From Sept 12, companies can use the portal for baseline sustainability reporting based on 27 SGX core environmental, social and corporate governance (ESG) metrics. SGX arrived at the 27 core metrics last December after reviewing the most common data points in companies’ sustainability reports — a compulsory annual document for listcos since 2016.

On the free-to-use ESGenome, companies input data for each ESG metric just once. The platform will automatically map the data across globally recognised ESG reporting standards and frameworks, such as the Global Reporting Initiative (GRI), Task Force on Climate-Related Financial Disclosures (TCFD) and more. ESGenome is a Software-as-a-Service (SaaS) solution operated by UK-based company World Wide Generation.

Companies can also make additional disclosures across more than 3,000 ESG metrics, depending on materiality and business needs.

Once ESGenome achieves a “critical mass of data” from listcos, investors can access comparable sustainability reports across companies, says Chan Kum Kong, SGX Group’s managing director and head of research. “In an ideal world, these metrics should be readily available, much like financial statements currently, because there will be consistency and comparability.”

Speaking at the media conference, Chan says developing the platform took more than a year.
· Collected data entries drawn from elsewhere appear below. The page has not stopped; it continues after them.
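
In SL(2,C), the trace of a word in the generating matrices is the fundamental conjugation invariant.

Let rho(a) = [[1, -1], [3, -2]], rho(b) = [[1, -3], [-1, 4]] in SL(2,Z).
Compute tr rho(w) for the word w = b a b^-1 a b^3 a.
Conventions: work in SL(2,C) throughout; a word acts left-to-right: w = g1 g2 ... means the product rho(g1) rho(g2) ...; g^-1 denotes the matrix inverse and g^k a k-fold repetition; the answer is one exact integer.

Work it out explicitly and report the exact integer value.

rho(b) = [[1, -3], [-1, 4]]
... * rho(a) = [[1, -1], [3, -2]]  ->  [[-8, 5], [11, -7]]
... * rho(b^-1) = [[4, 3], [1, 1]]  ->  [[-27, -19], [37, 26]]
... * rho(a) = [[1, -1], [3, -2]]  ->  [[-84, 65], [115, -89]]
... * rho(b) = [[1, -3], [-1, 4]]  ->  [[-149, 512], [204, -701]]
... * rho(b) = [[1, -3], [-1, 4]]  ->  [[-661, 2495], [905, -3416]]
... * rho(b) = [[1, -3], [-1, 4]]  ->  [[-3156, 11963], [4321, -16379]]
... * rho(a) = [[1, -1], [3, -2]]  ->  [[32733, -20770], [-44816, 28437]]
tr = 32733 + 28437 = 61170

61170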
SGX also held a four-month pilot with more than 40 participating listcos like Singapore Telecommunications (Singtel), CapitaLand Investment, Lendlease Global Commercial REIT, First REIT and OUE Lippo Healthcare.

SGX expects climate-related disclosures from listcos for FY2022 on a “comply-or-explain” basis. While SGX does not expect every company to use ESGenome for their sustainability reports, Chan says regulators are considering making the portal mandatory for listed companies.

However, SGX is mindful of the cost of data collection. “What’s very important in any one of these exercises, we have to make sure that the cost is optimised. We have to stage it in a manner where companies will be able to acclimatise,” says Chan.

ESGenome is one of the four digital platforms in MAS’s Project Greenprint, a joint effort with the local bourse to simplify, standardise and improve corporate disclosures. The eventual goal is for all companies here — or “Singapore Inc” — to use the platform, says Chan. “If Singapore [companies] can provide that, then the network effect of the information and the data provided is quite powerful and effective.”

MAS will draw on the learnings from ESGenome to address the reporting needs of the broader universe of corporates, notably small and medium-sized enterprises (SMEs) and supply chain partners and suppliers. With comparable data, for example, SMEs could submit green loan applications with ESGenome’s reports, says Chan.

SGX and MAS are footing the bill for developing and maintaining the platform. While Chan declined to reveal the project’s cost, he notes that “at some point, it needs to have a self-sustaining angle”. “We will look towards some of the analytics downstream to see how we can have a revenue line to this.”